Benny Parsons led the next 78 laps until he, too, suffered engine failure. Richard Petty, driving a Plymouth sold by Petty Enterprises to Don Robertson and then rented for the race, took the lead and ran away to the checkered flag. He finished two laps ahead of Neil “Soapy” Castles.

Only 12 of the 23 starting cars were still running at the finish. Among them were those of such NASCAR pioneers, legends and future members of the NASCAR Hall of Fame as Buddy Baker, Bobby Allison, James Hylton, Bobby Isaac — who became the 1970 Grand National champion —, Dave Marcis and Cecil Gordon.

After the race, Petty said, “The dirt tracks are rapidly becoming a thing of the past. I hope a few dirt tracks are kept on the schedule. This is where our brand of racing started. I hope we come back just so we don’t forget.”

The fate of dirt tracks on the Grand National circuit was sealed the following year when NASCAR struck a deal with R.J. Reynolds Tobacco Co. to form the Winston Cup circuit.

The schedule was drastically altered. The number of races was reduced, and many venues were eliminated. The new era began without a single dirt track, and it remained that way for decades.

Until now.

Why now?

Despite their absence from NASCAR, dirt tracks remain vastly popular in American motorsports. From stock cars to sprint cars, dirt has been the foundation for many of the most well-received sanctioning bodies and their races.

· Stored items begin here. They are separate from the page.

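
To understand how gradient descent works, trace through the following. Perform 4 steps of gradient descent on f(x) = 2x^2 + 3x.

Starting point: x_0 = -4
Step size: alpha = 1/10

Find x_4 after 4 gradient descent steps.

f(x) = 2x^2 + 3x, f'(x) = 4x + (3)
Step 1: f'(-4) = -13, x_1 = -4 - 1/10 * -13 = -27/10
Step 2: f'(-27/10) = -39/5, x_2 = -27/10 - 1/10 * -39/5 = -48/25
Step 3: f'(-48/25) = -117/25, x_3 = -48/25 - 1/10 * -117/25 = -363/250
Step 4: f'(-363/250) = -351/125, x_4 = -363/250 - 1/10 * -351/125 = -732/625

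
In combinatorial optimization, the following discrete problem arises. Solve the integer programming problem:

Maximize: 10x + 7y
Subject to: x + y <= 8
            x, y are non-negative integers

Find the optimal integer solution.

Objective: 10x + 7y, constraint: x + y <= 8
Coefficient of x is 10 >= coefficient of y is 7, so allocate the entire budget to x.
Optimal: x = 8, y = 0, value = 80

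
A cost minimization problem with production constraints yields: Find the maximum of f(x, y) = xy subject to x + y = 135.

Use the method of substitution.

Substitute y = 135 - x into f(x,y) = xy:
g(x) = x(135 - x) = 135x - x^2
g'(x) = 135 - 2x = 0  =>  x = 135/2
y = 135 - 135/2 = 135/2
Maximum value = (135/2) * (135/2) = 18225/4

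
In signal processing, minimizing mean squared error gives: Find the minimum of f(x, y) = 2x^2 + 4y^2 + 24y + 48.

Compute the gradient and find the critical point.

f(x,y) = 2x^2 + 4y^2 + 24y + 48
df/dx = 4x + (0) = 0  =>  x = 0
df/dy = 8y + (24) = 0  =>  y = -3
f(0, -3) = 2*(0)^2 + 4*(-3)^2 + 24*(-3) + 48 = 12
Hessian is diagonal with entries 4, 8 > 0, so this is a minimum.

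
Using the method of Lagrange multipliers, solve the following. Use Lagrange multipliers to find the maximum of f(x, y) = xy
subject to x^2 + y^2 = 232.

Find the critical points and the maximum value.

Lagrange conditions: y = 2*lambda*x and x = 2*lambda*y
If x = 0 then y = 0, violating the constraint, so x, y != 0.
Dividing: y/x = x/y => x^2 = y^2 => y = x or y = -x
Constraint: 2x^2 = 232 => x^2 = 116 => x = +/-sqrt(116)
Critical points: (sqrt(116), sqrt(116)), (-sqrt(116), -sqrt(116)), (sqrt(116), -sqrt(116)), (-sqrt(116), sqrt(116))
  y = x:  xy = x^2 = 116  at (sqrt(116), sqrt(116)) and (-sqrt(116), -sqrt(116))
  y = -x: xy = -x^2 = -116 at (sqrt(116), -sqrt(116)) and (-sqrt(116), sqrt(116))
Maximum xy = 116 at (sqrt(116), sqrt(116)) and (-sqrt(116), -sqrt(116))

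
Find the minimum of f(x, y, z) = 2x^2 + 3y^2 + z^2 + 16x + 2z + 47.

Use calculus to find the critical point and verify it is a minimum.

f(x,y,z) = 2x^2 + 3y^2 + z^2 + 16x + 2z + 47
df/dx = 4x + (16) = 0 => x = -4
df/dy = 6y + (0) = 0 => y = 0
df/dz = 2z + (2) = 0 => z = -1
f(-4,0,-1) = 2*(-4)^2 + 3*(0)^2 + 1*(-1)^2 + 16*(-4) + 2*(-1) + 47 = 14
Hessian is diagonal with entries 4, 6, 2 > 0, confirmed minimum.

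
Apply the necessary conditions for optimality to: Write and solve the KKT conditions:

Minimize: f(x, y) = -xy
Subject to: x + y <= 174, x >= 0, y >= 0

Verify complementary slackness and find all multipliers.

Problem: min -xy s.t. x + y <= 174 (multiplier lambda), x >= 0 (mu_x), y >= 0 (mu_y)
KKT stationarity: -y + lambda - mu_x = 0, -x + lambda - mu_y = 0, with lambda, mu_x, mu_y >= 0
Complementary slackness: lambda*(x + y - 174) = 0, mu_x*x = 0, mu_y*y = 0
If lambda = 0: y = -mu_x <= 0 and x = -mu_y <= 0 force x = y = 0 with f = 0; but x = y = 87 is feasible with f = -7569 < 0, so this is not the minimum. Hence lambda > 0 and x + y = 174.
Try x > 0, y > 0 (so mu_x = mu_y = 0): y = lambda, x = lambda => x = y = lambda
x + y = 174 => 2*lambda = 174 => lambda = 87
x* = y* = 87 > 0, consistent with mu_x = mu_y = 0.
(Any feasible point with x = 0 or y = 0 has f = 0 > -7569, so the minimum is not on those boundaries.)
min(-xy) = -7569 (i.e. max xy = 7569)
Multipliers: lambda = 87, mu_x = 0, mu_y = 0
Complementary slackness: lambda*(x + y - 174) = 87*(87 + 87 - 174) = 0, mu_x*x = 0*87 = 0, mu_y*y = 0*87 = 0. Satisfied.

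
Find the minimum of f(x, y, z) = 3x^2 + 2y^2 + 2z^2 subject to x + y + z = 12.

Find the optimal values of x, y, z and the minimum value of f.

Using Lagrange multipliers on f = 3x^2 + 2y^2 + 2z^2 with constraint x + y + z = 12:
Conditions: 2*3*x = lambda, 2*2*y = lambda, 2*2*z = lambda
So x = lambda/6, y = lambda/4, z = lambda/4
Substituting into constraint: lambda * (2/3) = 12
lambda = 18
x = 3, y = 9/2, z = 9/2
Minimum value = 108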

Many NASCAR fans are well aware of this and have expressed great interest in a return to the dirt.

I believe NASCAR has been making decisions and changes designed to, first, regain its once dominant popularity and, second, to rekindle dwindling fan interest that fueled that popularity.

Which leads to the conclusion that, among other things, it has decided that for the first time since 1970, it will give us a dirt track race.

Two months ago, Bristol sold out its allotment of grandstand tickets for the first Cup race on dirt in 51 years.

Anticipated? Make that very eagerly anticipated.